Eine dunkle Straße im Winter irgendwo in Süddeutschland. Es ist kalt; Rauchschwaden wabern die Straße entlang. Stellenweise erhellen lodernde Flammen und rotsprühende Lichter die Dunkelheit. Düstere Klänge sind zu hören. Aus den Rauchschwaden tauchen furchteinflößende Gestalten auf und ziehen lärmend die Straße entlang. Wahre Ausgeburten der Hölle, behangen mit Fell, teuflisch anzusehen mit ihren hässlichen blutrünstigen Fratzen, Reißzähnen und Hörnern. Sie führen allerlei Glocken, Schellen und Peitschen mit sich und machen Krach, treiben ihr Unwesen und lehren denjenigen, der sie zu Gesicht bekommt, das Fürchten. Abseits hinter einer Absperrung säumt indes eine Menschenmenge die Straße.
Die Menschen sind gekommen, um sich unterhalten zu lassen. Einige halten ihr Smartphone auf die Wesen, um die wilde Show festzuhalten, die diese vor ihren Augen aufführen: den traditionellen „Perchtenlauf“. Unter der archaischen Kostümierung stecken zumeist junge Männer, die mit dieser wilden Prozession die jahrhundertealte Tradition des Perchtenlaufs fortführen, der dazu dient, die Dämonen des Winters auszutreiben.
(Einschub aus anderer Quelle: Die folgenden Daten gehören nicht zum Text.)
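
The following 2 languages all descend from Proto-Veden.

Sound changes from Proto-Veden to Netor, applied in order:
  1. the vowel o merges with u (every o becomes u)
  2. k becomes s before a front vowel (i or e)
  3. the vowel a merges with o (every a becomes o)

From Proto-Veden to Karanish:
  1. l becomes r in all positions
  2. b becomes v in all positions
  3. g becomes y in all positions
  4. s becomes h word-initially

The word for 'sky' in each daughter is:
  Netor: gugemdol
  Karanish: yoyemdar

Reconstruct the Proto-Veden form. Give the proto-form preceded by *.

Position 8: Netor has l, Karanish has r. Netor preserves l here (none of its changes turn any other segment into l), so the proto-segment is *l.
Position 1: Netor has g, Karanish has y. Netor preserves g here (none of its changes turn any other segment into g), so the proto-segment is *g.
Position 3: Netor has g, Karanish has y. Netor preserves g here (none of its changes turn any other segment into g), so the proto-segment is *g.
Continuing position by position gives *gogemdal; check it forward:
Netor: *gogemdal
  gogemdal → gugemdal   [vowel merger]
  gugemdal (rule 2 does not apply)
  gugemdal → gugemdol   [vowel merger]
  giving Netor gugemdol.
Karanish: start from *gogemdal.
  rule 1 (unconditioned shift): gogemdal → gogemdar
  rule 2: no change — gogemdar
  rule 3 (unconditioned shift): gogemdar → yoyemdar
  rule 4: no change — yoyemdar
  ⇒ Karanish yoyemdar
Only *gogemdal yields all of Netor gugemdol, Karanish yoyemdar.

*gogemdal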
Heutzutage sind Perchtenläufe ein beliebtes Spektakel. Sie gehören wohl zu den bekanntesten Bräuchen der Rauhnächte im Alpenraum.
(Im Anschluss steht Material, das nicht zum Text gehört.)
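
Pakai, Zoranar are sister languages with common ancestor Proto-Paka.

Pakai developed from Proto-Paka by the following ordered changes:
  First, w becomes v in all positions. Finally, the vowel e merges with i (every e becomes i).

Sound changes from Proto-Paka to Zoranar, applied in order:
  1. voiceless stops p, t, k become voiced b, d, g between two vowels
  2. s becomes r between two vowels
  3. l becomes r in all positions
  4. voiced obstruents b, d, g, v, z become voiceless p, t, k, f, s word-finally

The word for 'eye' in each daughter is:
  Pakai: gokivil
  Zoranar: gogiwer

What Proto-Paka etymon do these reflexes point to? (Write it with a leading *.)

Position 5: Pakai has v, Zoranar has w. Zoranar preserves w here (none of its changes turn any other segment into w), so the proto-segment is *w.
Position 7: Pakai has l, Zoranar has r. Pakai preserves l here (none of its changes turn any other segment into l), so the proto-segment is *l.
Position 3: Pakai has k, Zoranar has g. Pakai preserves k here (none of its changes turn any other segment into k), so the proto-segment is *k.
Continuing position by position gives *gokiwel; check it forward:
Pakai: start from *gokiwel.
  rule 1 (unconditioned shift): gokiwel → gokivel
  rule 2 (vowel merger): gokivel → gokivil
  ⇒ Pakai gokivil
Zoranar: *gokiwel > gogiwel > gogiwer  (by intervocalic voicing, unconditioned shift)
Only *gokiwel yields all of Pakai gokivil, Zoranar gogiwer.

*gokiwel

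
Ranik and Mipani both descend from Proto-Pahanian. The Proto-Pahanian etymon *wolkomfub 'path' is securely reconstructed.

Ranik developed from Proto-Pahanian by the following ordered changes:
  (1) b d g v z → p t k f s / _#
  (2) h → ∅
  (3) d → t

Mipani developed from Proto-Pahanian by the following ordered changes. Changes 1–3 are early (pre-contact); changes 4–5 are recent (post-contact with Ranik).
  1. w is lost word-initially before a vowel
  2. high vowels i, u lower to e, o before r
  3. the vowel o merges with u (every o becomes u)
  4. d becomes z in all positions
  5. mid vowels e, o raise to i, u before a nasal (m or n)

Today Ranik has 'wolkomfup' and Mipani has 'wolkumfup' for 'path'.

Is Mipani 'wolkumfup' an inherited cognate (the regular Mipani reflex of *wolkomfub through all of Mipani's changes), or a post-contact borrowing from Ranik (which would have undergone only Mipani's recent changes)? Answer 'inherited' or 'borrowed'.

If inherited, *wolkomfub would pass through all of Mipani's changes:
Mipani: start from *wolkomfub.
  rule 1 (glide loss): wolkomfub → olkomfub
  rule 2: no change — olkomfub
  rule 3 (vowel merger): olkomfub → ulkumfub
  rule 4: no change — ulkumfub
  rule 5: no change — ulkumfub
  ⇒ Mipani ulkumfub
If borrowed from Ranik 'wolkomfup' after the early changes, it would undergo only the recent ones:
  rule 4 (unconditioned shift): no change (wolkomfup)
  rule 5 (pre-nasal raising): wolkomfup → wolkumfup
  ⇒ as a loan: wolkumfup
Mipani 'wolkumfup' matches the loan outcome 'wolkumfup', not the inherited 'ulkumfub' — it skipped the early Mipani changes, so it was borrowed from Ranik.

borrowed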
Eine Zeit ausserhalb der Zeit
Als Rauhnächte – auch „Zwölften“ genannt – werden die zwölf Nächte
zwischen dem 25. Dezember und dem 6. Januar bezeichnet. Für die
Wortherkunft gibt es verschiedene Erklärungen: Der Name könnte sich schlicht auf das kalte „raue“ Wetter im Winter beziehen, oder aber auf den Brauch des Räucherns, den die Menschen traditionell während dieser Zeit praktizierten, um die Ställe und Stuben zu reinigen und gegen bösen Zauber zu schützen. Andererseits bezieht sich das Wort „Rauch“ – abgeleitet vom mittelhochdeutschen „ruch“ für haarig oder pelzig – auch auf Pelzwaren und deutet auf den alten Glauben, dass während der Rauhnächte mit Fell behangene Dämonen umherziehen und ihr Unwesen treiben. Es ist die Zeit „zwischen den Jahren“. Dieser Ausdruck geht auf die Differenz zwischen dem Sonnenkalender mit seinen 365 Tagen und dem älteren Mondkalender zurück, der nur 354 Tage zählt. Diese besondere Zeit wird auch als „Zeit außerhalb der Zeit“ oder als „geschenkte Zeit“ bezeichnet. Sie liegt mitten im Winter, in der kältesten und dunkelsten Zeit des Jahres, in der die Natur zur Ruhe kommt, um Kräfte zu sammeln für das Kommende. In früheren Zeiten lebten die Menschen viel mehr als heute im Einklang mit der Natur und hingen stärker von ihr ab. So war etwa das Wetter bestimmend für die Abläufe und den Ertrag der Landwirtschaft und somit überlebenswichtig. Da auch die Arbeit auf den Feldern im Winter ruhte und es noch keine Energie in Form von elektrischem Strom oder Zentralheizungen gab, mussten auch die Menschen gezwungenermaßen zur Ruhe kommen und sich dem natürlichen Rhythmus anpassen.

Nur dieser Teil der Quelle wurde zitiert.